Tsutaya Daikanyama is the Future
The popular Tokyo bookseller has just unleashed a Death Star of creativity onto the Tokyo scene. Located in the designer chic district of Daikanyama, this modern bookstore seamlessly fuses printed matter with ubiquitous digital presentation to create an outstanding mecca of creativity.
Occupying six large retail pods on two levels on the main street, the bottom three sections are dedicated to a quality selection of art, design, architecture and photography books. One second level pod is dedicated to Film and another to Music. The largest central space is a lounge/library that offers drinks, lights meals and a plethora of design, art and advertising annuals filling the walls on all sides. The space has a museum feel, with artifacts like a Picasso print and a modern Japanese mural scrawled along an expanse on the back wall.

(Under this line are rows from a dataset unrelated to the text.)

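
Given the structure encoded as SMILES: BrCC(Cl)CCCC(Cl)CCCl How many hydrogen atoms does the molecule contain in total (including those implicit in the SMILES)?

Walk through each heavy atom and fill implicit hydrogens from standard valence (C 4, N 3, O 2, S 2, halogen 1):
  atom 1: Br (halogen, monovalent) → 0 H
  atom 2: C, bond orders sum to 2 (valence 4) → 2 H
  atom 3: C, bond orders sum to 3 (valence 4) → 1 H
  atom 4: Cl (halogen, monovalent) → 0 H
  atom 5: C, bond orders sum to 2 (valence 4) → 2 H
  atom 6: C, bond orders sum to 2 (valence 4) → 2 H
  atom 7: C, bond orders sum to 2 (valence 4) → 2 H
  atom 8: C, bond orders sum to 3 (valence 4) → 1 H
  atom 9: Cl (halogen, monovalent) → 0 H
  atom 10: C, bond orders sum to 2 (valence 4) → 2 H
  atom 11: C, bond orders sum to 2 (valence 4) → 2 H
  atom 12: Cl (halogen, monovalent) → 0 H
Total hydrogens: 14.

14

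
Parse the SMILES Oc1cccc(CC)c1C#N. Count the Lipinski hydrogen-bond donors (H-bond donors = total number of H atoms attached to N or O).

Donors: find every N or O and count the H atoms it carries.
  atom 1 (O): bond orders sum to 1 → 1 H
  atom 11 (N): bond orders sum to 3 → 0 H
Lipinski HBD = 1.

1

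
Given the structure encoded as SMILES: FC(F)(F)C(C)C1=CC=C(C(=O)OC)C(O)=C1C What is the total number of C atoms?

Count every carbon token in the SMILES (each C, including those in ring-closure positions and inside branches).
Carbon count: 12.

12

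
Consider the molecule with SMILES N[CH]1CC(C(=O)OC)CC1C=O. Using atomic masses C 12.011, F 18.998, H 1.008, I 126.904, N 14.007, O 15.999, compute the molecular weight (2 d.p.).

171.20 g/mol

First, the molecular formula is C8H13NO3 (counting implicit H from valence).
  C: 8 × 12.011 = 96.088
  H: 13 × 1.008 = 13.104
  N: 1 × 14.007 = 14.007
  O: 3 × 15.999 = 47.997
Sum: 8×12.011 + 13×1.008 + 1×14.007 + 3×15.999 = 171.196 → 171.20 g/mol.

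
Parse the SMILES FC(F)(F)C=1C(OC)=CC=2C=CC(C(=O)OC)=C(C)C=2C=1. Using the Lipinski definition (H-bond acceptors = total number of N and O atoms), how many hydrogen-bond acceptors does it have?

N atoms: 0; O atoms: 3.
Lipinski HBA = 0 + 3 = 3.

3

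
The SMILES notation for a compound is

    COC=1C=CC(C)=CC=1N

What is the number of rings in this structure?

1

In SMILES, each pair of matching ring-closure digits denotes one ring-closing bond; the number of such bonds equals the number of independent rings.
Ring-closure bonds here: 1.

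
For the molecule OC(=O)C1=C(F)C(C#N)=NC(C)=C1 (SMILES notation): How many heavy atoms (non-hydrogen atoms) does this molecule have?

Every atom symbol written in the SMILES (organic subset) is one heavy atom; implicit H are not written.
Heavy atoms by element → C:8, F:1, N:2, O:2.
Total: 13.

13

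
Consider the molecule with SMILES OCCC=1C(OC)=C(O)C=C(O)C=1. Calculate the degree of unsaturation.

4

Degree of unsaturation = (number of rings) + (number of π bonds).
Ring closures in the SMILES: 1.
π bonds: 3 double bonds (each 1 DoU) → 3 DoU from unsaturation.
Total DoU = 1 + 3 = 4.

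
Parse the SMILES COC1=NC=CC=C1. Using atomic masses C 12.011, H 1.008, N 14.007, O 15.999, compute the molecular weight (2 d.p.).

First, the molecular formula is C6H7NO (counting implicit H from valence).
  C: 6 × 12.011 = 72.066
  H: 7 × 1.008 = 7.056
  N: 1 × 14.007 = 14.007
  O: 1 × 15.999 = 15.999
Sum: 6×12.011 + 7×1.008 + 1×14.007 + 1×15.999 = 109.128 → 109.13 g/mol.

109.13 g/mol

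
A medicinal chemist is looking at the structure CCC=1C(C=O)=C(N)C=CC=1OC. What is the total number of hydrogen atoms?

13

Walk through each heavy atom and fill implicit hydrogens from standard valence (C 4, N 3, O 2, S 2, halogen 1):
  atom 1: C, bond orders sum to 1 (valence 4) → 3 H
  atom 2: C, bond orders sum to 2 (valence 4) → 2 H
  atom 3: C, bond orders sum to 4 (valence 4) → 0 H
  atom 4: C, bond orders sum to 4 (valence 4) → 0 H
  atom 5: C, bond orders sum to 3 (valence 4) → 1 H
  atom 6: O, bond orders sum to 2 (valence 2) → 0 H
  atom 7: C, bond orders sum to 4 (valence 4) → 0 H
  atom 8: N, bond orders sum to 1 (valence 3) → 2 H
  atom 9: C, bond orders sum to 3 (valence 4) → 1 H
  atom 10: C, bond orders sum to 3 (valence 4) → 1 H
  atom 11: C, bond orders sum to 4 (valence 4) → 0 H
  atom 12: O, bond orders sum to 2 (valence 2) → 0 H
  atom 13: C, bond orders sum to 1 (valence 4) → 3 H
Total hydrogens: 13.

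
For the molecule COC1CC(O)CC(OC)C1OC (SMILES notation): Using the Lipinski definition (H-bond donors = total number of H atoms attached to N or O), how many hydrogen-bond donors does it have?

1

Donors: find every N or O and count the H atoms it carries.
  atom 2 (O): bond orders sum to 2 → 0 H
  atom 6 (O): bond orders sum to 1 → 1 H
  atom 9 (O): bond orders sum to 2 → 0 H
  atom 12 (O): bond orders sum to 2 → 0 H
Lipinski HBD = 1.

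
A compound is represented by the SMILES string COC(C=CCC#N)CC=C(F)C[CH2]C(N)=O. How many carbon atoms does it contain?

12

Count every carbon token in the SMILES (each C, including those in ring-closure positions and inside branches).
Carbon count: 12.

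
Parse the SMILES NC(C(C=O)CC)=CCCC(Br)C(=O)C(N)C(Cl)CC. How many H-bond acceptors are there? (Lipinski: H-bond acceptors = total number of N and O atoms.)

N atoms: 2; O atoms: 2.
Lipinski HBA = 2 + 2 = 4.

4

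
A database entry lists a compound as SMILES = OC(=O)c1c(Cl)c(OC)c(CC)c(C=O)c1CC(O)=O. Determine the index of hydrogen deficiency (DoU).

7

Molecular formula: C13H13ClO6.
DoU = (2C + 2 + N − H − X) / 2, where X is the halogen count and O/S are ignored.
    = (2·13 + 2 + 0 − 13 − 1) / 2 = 14 / 2 = 7.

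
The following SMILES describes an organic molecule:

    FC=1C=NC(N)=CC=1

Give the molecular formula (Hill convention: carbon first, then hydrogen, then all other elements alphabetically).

C5H5FN2

Walk through each heavy atom and fill implicit hydrogens from standard valence (C 4, N 3, O 2, S 2, halogen 1):
  atom 1: F (halogen, monovalent) → 0 H
  atom 2: C, bond orders sum to 4 (valence 4) → 0 H
  atom 3: C, bond orders sum to 3 (valence 4) → 1 H
  atom 4: N, bond orders sum to 3 (valence 3) → 0 H
  atom 5: C, bond orders sum to 4 (valence 4) → 0 H
  atom 6: N, bond orders sum to 1 (valence 3) → 2 H
  atom 7: C, bond orders sum to 3 (valence 4) → 1 H
  atom 8: C, bond orders sum to 3 (valence 4) → 1 H
Totals → C:5, H:5, F:1, N:2.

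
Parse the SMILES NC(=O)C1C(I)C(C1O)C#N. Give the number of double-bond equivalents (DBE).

Degree of unsaturation = (number of rings) + (number of π bonds).
Ring closures in the SMILES: 1.
π bonds: 1 double bond (each 1 DoU), 1 triple bond (each 2 DoU) → 3 DoU from unsaturation.
Total DoU = 1 + 3 = 4.

4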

Every table in the lounge contains a wi-fi enabled iPad that is free for customers to browse as well as search the store.
A designer stationary and fountain pen shop sits nestled in one corner of the street level. The selection of notebooks and pens offer plenty of unique choices for the design minded.
The entire facility mixes a modern and open floor plan with exquisite interior design and art objects, with touch screens and iPads of all sizes to help you further navigate the space. It’s the kind of space that could easily double as a creative agency if it weren’t designated a bookstore.
You keep getting pulled back to the idea that this is a retail space, but the notion just doesn’t seem to do the building justice. This is an example of Tokyo excelling where it does best. In creating and maintaining uniquely designed retail experiences. The sense of spacial design is sophisticated and practical.
It feels like a giant Apple store, that also believes in selling printed inspiration. The whole building feels like you are navigating a digital space. Some modernized second life in which you are merely an avatar exploring the space. Yet it is real. Perhaps only in a place like Tokyo.
Silicon and Mortar.
This is the future of retail. This is the kind of institution that makes books relevant again. That shakes the dust of antiquated tomes and gives them modern relevance. This is the kind of place that moves us beyond the debate of print OR digital, for the profound notion of print AND digital.
As I walked through the conjoined series of pods, I realized I was catching a glimpse of where everything will be in ten years. Convenient, accessible and potentially, insanely inspiring. This is the best of what creative culture has to offer.
It is a store, but it’s not. Calling it a bookstore somehow sounds vulgar and crude. I normally loathe the term experience, but it feels an accurate way to describe what walking through these Daikanyama Tsutaya buildings is.